Una pregunta que suelo hacerme es la siguiente: ¿Ya no hay otra alternativa que el despedir trabajadores cuando aparece una mala situación económica o se prevé en el futuro tanto en la empresa privada como en el sector público? Por lo que parece, no la hay. Tampoco requiere mucha imaginación el despedir trabajadores. Eso lo sabe hacer cualquiera. Cuando según el empresario no hay beneficios o expectativa de ellos, se coge la nómina de trabajadores y los primeros 100 a la puta calle. Entraría en la lógica que esa dinámica de destrucción de empleo en el sector privado, el público tratara de contrarrestarla manteniendo o creando puestos de trabajo. Todo lo contrario. Es una auténtica máquina de destrucción masiva de empleo. Con el pretexto de hacer ajustes fiscales, por motivo de la deuda-deberíamos conocer su origen para que los ciudadanos la asumiéramos-, se eliminan miles de interinos en los servicios de sanidad, educación o asistencia social. Para eso sobran ministros y secretarios de Economía, y sus correspondientes asesores. Para ese viaje no se necesita ni media alforja. Eso sabría hacerlo un estudiante de 1º de Bachillerato que hubiera aprobado la primera evaluación de Economía. Mas hace ya años que siempre se rompe la cuerda por el punto más débil. Tengo la impresión de que los ejecutores del sector privado y del público de estas draconianas medidas, nunca piensan en que sus efectos recaen sobre personas, que no son simples números en una estadística. Son seres humanos, que tienen unas necesidades básicas, familiares y sociales, no son una mera fuerza de trabajo que se coge o se tira sin contemplaciones.
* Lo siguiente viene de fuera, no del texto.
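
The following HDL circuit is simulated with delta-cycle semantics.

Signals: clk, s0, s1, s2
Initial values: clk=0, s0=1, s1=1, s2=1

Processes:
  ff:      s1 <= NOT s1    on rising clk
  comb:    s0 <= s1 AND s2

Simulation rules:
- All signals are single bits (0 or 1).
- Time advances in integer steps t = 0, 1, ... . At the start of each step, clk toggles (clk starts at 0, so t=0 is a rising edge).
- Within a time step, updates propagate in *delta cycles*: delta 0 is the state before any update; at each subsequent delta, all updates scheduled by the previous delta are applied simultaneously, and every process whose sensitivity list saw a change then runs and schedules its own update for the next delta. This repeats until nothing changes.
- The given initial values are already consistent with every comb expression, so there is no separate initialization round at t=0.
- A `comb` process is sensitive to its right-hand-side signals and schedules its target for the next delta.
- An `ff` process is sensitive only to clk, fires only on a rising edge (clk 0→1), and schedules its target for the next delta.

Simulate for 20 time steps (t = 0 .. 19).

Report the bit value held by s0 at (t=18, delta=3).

t=0 Δ0: s1=1 clk=0 s0=1 s2=1
  Δ1: clk:0→1
  Δ2: s1:1→0
  Δ3: s0:1→0
  (3Δ to stable)
t=1 Δ0: s1=0 clk=1 s0=0 s2=1
  Δ1: clk:1→0
  (1Δ to stable)
t=2 Δ0: s1=0 clk=0 s0=0 s2=1
  Δ1: clk:0→1
  Δ2: s1:0→1
  Δ3: s0:0→1
  (3Δ to stable)
t=3 Δ0: s1=1 clk=1 s0=1 s2=1
  Δ1: clk:1→0
  (1Δ to stable)
t=4 Δ0: s1=1 clk=0 s0=1 s2=1
  Δ1: clk:0→1
  Δ2: s1:1→0
  Δ3: s0:1→0
  (3Δ to stable)
t=5 Δ0: s1=0 clk=1 s0=0 s2=1
  Δ1: clk:1→0
  (1Δ to stable)
t=6 Δ0: s1=0 clk=0 s0=0 s2=1
  Δ1: clk:0→1
  Δ2: s1:0→1
  Δ3: s0:0→1
  (3Δ to stable)
t=7 Δ0: s1=1 clk=1 s0=1 s2=1
  Δ1: clk:1→0
  (1Δ to stable)
t=8 Δ0: s1=1 clk=0 s0=1 s2=1
  Δ1: clk:0→1
  Δ2: s1:1→0
  Δ3: s0:1→0
  (3Δ to stable)
t=9 Δ0: s1=0 clk=1 s0=0 s2=1
  Δ1: clk:1→0
  (1Δ to stable)
t=10 Δ0: s1=0 clk=0 s0=0 s2=1
  Δ1: clk:0→1
  Δ2: s1:0→1
  Δ3: s0:0→1
  (3Δ to stable)
t=11 Δ0: s1=1 clk=1 s0=1 s2=1
  Δ1: clk:1→0
  (1Δ to stable)
t=12 Δ0: s1=1 clk=0 s0=1 s2=1
  Δ1: clk:0→1
  Δ2: s1:1→0
  Δ3: s0:1→0
  (3Δ to stable)
t=13 Δ0: s1=0 clk=1 s0=0 s2=1
  Δ1: clk:1→0
  (1Δ to stable)
t=14 Δ0: s1=0 clk=0 s0=0 s2=1
  Δ1: clk:0→1
  Δ2: s1:0→1
  Δ3: s0:0→1
  (3Δ to stable)
t=15 Δ0: s1=1 clk=1 s0=1 s2=1
  Δ1: clk:1→0
  (1Δ to stable)
t=16 Δ0: s1=1 clk=0 s0=1 s2=1
  Δ1: clk:0→1
  Δ2: s1:1→0
  Δ3: s0:1→0
  (3Δ to stable)
t=17 Δ0: s1=0 clk=1 s0=0 s2=1
  Δ1: clk:1→0
  (1Δ to stable)
t=18 Δ0: s1=0 clk=0 s0=0 s2=1
  Δ1: clk:0→1
  Δ2: s1:0→1
  Δ3: s0:0→1
  (3Δ to stable)
t=19 Δ0: s1=1 clk=1 s0=1 s2=1
  Δ1: clk:1→0
  (1Δ to stable)

1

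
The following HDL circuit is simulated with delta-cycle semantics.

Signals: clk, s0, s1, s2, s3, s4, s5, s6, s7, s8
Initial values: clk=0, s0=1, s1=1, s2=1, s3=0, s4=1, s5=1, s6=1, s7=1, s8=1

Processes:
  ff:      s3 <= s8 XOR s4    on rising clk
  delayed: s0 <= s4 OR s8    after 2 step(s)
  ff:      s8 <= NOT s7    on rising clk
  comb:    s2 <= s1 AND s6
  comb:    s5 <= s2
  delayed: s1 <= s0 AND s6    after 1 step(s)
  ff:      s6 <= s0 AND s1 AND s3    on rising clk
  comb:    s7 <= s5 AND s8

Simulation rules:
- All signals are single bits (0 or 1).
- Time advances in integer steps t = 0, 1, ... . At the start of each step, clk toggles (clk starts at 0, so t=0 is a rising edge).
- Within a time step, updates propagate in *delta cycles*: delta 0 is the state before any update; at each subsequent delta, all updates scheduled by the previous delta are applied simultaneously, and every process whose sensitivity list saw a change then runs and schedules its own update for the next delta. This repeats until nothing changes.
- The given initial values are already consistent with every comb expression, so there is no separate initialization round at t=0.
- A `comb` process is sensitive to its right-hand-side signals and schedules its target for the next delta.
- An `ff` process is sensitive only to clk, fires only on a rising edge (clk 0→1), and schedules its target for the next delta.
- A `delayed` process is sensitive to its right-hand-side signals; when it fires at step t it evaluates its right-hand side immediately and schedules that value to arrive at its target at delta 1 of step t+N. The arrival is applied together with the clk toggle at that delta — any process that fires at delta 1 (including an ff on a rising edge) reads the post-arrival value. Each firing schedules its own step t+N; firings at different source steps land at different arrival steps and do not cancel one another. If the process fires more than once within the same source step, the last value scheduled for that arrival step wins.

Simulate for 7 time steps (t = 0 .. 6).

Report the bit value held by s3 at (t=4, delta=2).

0

t0.Δ0 s2=1 s1=1 s3=0 s8=1 clk=0 s5=1 s4=1 s7=1 s6=1 s0=1
t0.Δ1 s2=1 s1=1 s3=0 s8=1 clk=1 s5=1 s4=1 s7=1 s6=1 s0=1
t0.Δ2 s2=1 s1=1 s3=0 s8=0 clk=1 s5=1 s4=1 s7=1 s6=0 s0=1
t0.Δ3 s2=0 s1=1 s3=0 s8=0 clk=1 s5=1 s4=1 s7=0 s6=0 s0=1
t0.Δ4 s2=0 s1=1 s3=0 s8=0 clk=1 s5=0 s4=1 s7=0 s6=0 s0=1
t1.Δ0 s2=0 s1=1 s3=0 s8=0 clk=1 s5=0 s4=1 s7=0 s6=0 s0=1
t1.Δ1 s2=0 s1=0 s3=0 s8=0 clk=0 s5=0 s4=1 s7=0 s6=0 s0=1
t2.Δ0 s2=0 s1=0 s3=0 s8=0 clk=0 s5=0 s4=1 s7=0 s6=0 s0=1
t2.Δ1 s2=0 s1=0 s3=0 s8=0 clk=1 s5=0 s4=1 s7=0 s6=0 s0=1
t2.Δ2 s2=0 s1=0 s3=1 s8=1 clk=1 s5=0 s4=1 s7=0 s6=0 s0=1
t3.Δ0 s2=0 s1=0 s3=1 s8=1 clk=1 s5=0 s4=1 s7=0 s6=0 s0=1
t3.Δ1 s2=0 s1=0 s3=1 s8=1 clk=0 s5=0 s4=1 s7=0 s6=0 s0=1
t4.Δ0 s2=0 s1=0 s3=1 s8=1 clk=0 s5=0 s4=1 s7=0 s6=0 s0=1
t4.Δ1 s2=0 s1=0 s3=1 s8=1 clk=1 s5=0 s4=1 s7=0 s6=0 s0=1
t4.Δ2 s2=0 s1=0 s3=0 s8=1 clk=1 s5=0 s4=1 s7=0 s6=0 s0=1
t5.Δ0 s2=0 s1=0 s3=0 s8=1 clk=1 s5=0 s4=1 s7=0 s6=0 s0=1
t5.Δ1 s2=0 s1=0 s3=0 s8=1 clk=0 s5=0 s4=1 s7=0 s6=0 s0=1
t6.Δ0 s2=0 s1=0 s3=0 s8=1 clk=0 s5=0 s4=1 s7=0 s6=0 s0=1
t6.Δ1 s2=0 s1=0 s3=0 s8=1 clk=1 s5=0 s4=1 s7=0 s6=0 s0=1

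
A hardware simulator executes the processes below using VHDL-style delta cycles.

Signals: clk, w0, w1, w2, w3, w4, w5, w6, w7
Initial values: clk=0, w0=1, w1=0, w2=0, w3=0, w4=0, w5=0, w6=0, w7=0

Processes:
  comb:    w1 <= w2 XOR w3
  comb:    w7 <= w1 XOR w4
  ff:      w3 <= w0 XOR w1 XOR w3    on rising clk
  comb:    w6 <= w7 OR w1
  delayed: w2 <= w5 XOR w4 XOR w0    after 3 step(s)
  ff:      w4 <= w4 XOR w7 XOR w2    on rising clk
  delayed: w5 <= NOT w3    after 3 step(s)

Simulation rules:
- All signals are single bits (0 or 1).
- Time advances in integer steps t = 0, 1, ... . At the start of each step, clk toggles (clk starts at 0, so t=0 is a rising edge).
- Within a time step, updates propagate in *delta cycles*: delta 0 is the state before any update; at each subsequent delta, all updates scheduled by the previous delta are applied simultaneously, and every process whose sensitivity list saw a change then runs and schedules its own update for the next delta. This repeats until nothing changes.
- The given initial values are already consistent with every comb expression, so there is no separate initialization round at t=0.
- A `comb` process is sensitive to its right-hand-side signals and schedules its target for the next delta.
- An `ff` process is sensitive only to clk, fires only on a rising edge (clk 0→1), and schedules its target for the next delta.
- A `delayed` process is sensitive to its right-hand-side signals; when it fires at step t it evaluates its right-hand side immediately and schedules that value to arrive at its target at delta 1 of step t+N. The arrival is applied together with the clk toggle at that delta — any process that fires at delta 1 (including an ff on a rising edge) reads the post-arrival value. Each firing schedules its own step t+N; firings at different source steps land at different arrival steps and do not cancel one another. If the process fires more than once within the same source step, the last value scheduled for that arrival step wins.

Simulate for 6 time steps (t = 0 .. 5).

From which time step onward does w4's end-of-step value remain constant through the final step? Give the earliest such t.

2

t=0 Δ0: w6=0 w7=0 w5=0 w1=0 w0=1 clk=0 w2=0 w4=0 w3=0
  Δ1: clk:0→1
  Δ2: w3:0→1
  Δ3: w1:0→1
  Δ4: w6:0→1, w7:0→1
  (4Δ to stable)
t=1 Δ0: w6=1 w7=1 w5=0 w1=1 w0=1 clk=1 w2=0 w4=0 w3=1
  Δ1: clk:1→0
  (1Δ to stable)
t=2 Δ0: w6=1 w7=1 w5=0 w1=1 w0=1 clk=0 w2=0 w4=0 w3=1
  Δ1: clk:0→1
  Δ2: w4:0→1
  Δ3: w7:1→0
  (3Δ to stable)
t=3 Δ0: w6=1 w7=0 w5=0 w1=1 w0=1 clk=1 w2=0 w4=1 w3=1
  Δ1: clk:1→0
  (1Δ to stable)
t=4 Δ0: w6=1 w7=0 w5=0 w1=1 w0=1 clk=0 w2=0 w4=1 w3=1
  Δ1: clk:0→1
  (1Δ to stable)
t=5 Δ0: w6=1 w7=0 w5=0 w1=1 w0=1 clk=1 w2=0 w4=1 w3=1
  Δ1: clk:1→0
  (1Δ to stable)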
Me generan una profunda impresión la ligereza y la osadía con la que empresarios y dirigentes políticos camuflados en razones éticas, despiden a millares de trabajadores, de lo que se enorgullecen ya que han sido capaces de tomar decisiones difíciles, que según los gurús de la economía son imprescindibles para salir de la crisis. Los dirigentes del PP presentan como mérito en su currículo político, el haber sido suficientemente duros como para infligir dolor a los otros. Sobre todo con los más débiles. Si los Rajoy, Cospedal, Ana Mato han decidido tomar estas decisiones, cabe pensar que tendrán motivos poderosos para hacerlo, mas lo que parece claro es que el daño que la mayoría de la ciudadanía española está sufriendo es inmenso y que quedará para siempre en los libros de nuestra historia. Por ello, aunque solo fuera por esa responsabilidad que asumen ante la historia, deberían ser muy reflexivos y precavidos antes de tomar tales decisiones. Sin embargo, por la frialdad, contundencia e insensibilidad que muestran cuando defienden y estampan sus firmas en los decretos que ponen en marcha miles de despidos, tengo la impresión de que no son conscientes de lo que están haciendo. Si lo fueran, cuando menos, de alguno de ellos en alguna de sus comparecencias públicas, cabría esperar que expresaran algún tipo de pesadumbre, como lo hizo Elsa Fornero, ministra de Trabajo del Gobierno de Monti, que se puso a llorar al dar conocer los recortes en las pensiones, sanidad y educación públicas italianas. No me imagino a Ana Mato o Dolores de Cospedal en la misma situación. Estas ya salen lloradas de casa.